Background: Retransitions in youth are critical to understand, as they are an experience about which little is known and about which families and clinicians worry.
Aims: This study aims to qualitatively describe the experiences of youth who made binary social transitions (came to live as the binary gender different from the one assigned at birth) in childhood by the age of 12, and who later socially transitioned genders again (here, called “retransitioning”).
Methods: Out of 317 participants in an ongoing longitudinal study of (initially) binary transgender youth, 23 participants had retransitioned at least once and were therefore eligible for this study. Of those youth, 8 were cisgender at the time of data collection, 11 were nonbinary, and 4 were binary transgender youth (after having retransitioned to nonbinary identities for a period). Fifteen youth and/or their parent(s) participated in semi-structured interviews (MYouthAge = 11.3years; 9 non-Hispanic White; 3 Hispanic White; 3 Multiracial; 10 assigned male; 5 assigned female). Interviews gauged antecedents of transitions, others’ reactions to transitions, and participants’ general reflections. Responses were coded and thematically analyzed.
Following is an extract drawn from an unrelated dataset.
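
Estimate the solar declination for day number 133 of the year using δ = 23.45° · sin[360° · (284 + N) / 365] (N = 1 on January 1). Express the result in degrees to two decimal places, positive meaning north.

+18.30°

360 × (284 + 133) / 365 = 411.288°; sin(411.288°) = 0.7803.
δ = 23.45 × 0.7803 = 18.298° ≈ +18.30°.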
Results: Participants described various paths to retransitions, including that some youth identified differently over time, and that some youth learned about a new identity (e.g., nonbinary) that fit them better. Social environments’ responses to retransitions varied but were often neutral or positive. No participants spontaneously expressed regret over initial transitions.
Conclusions: These findings largely do not support common concerns about retransitions. In supportive environments, gender diverse youth can retransition without experiencing rejection, distress, and regret.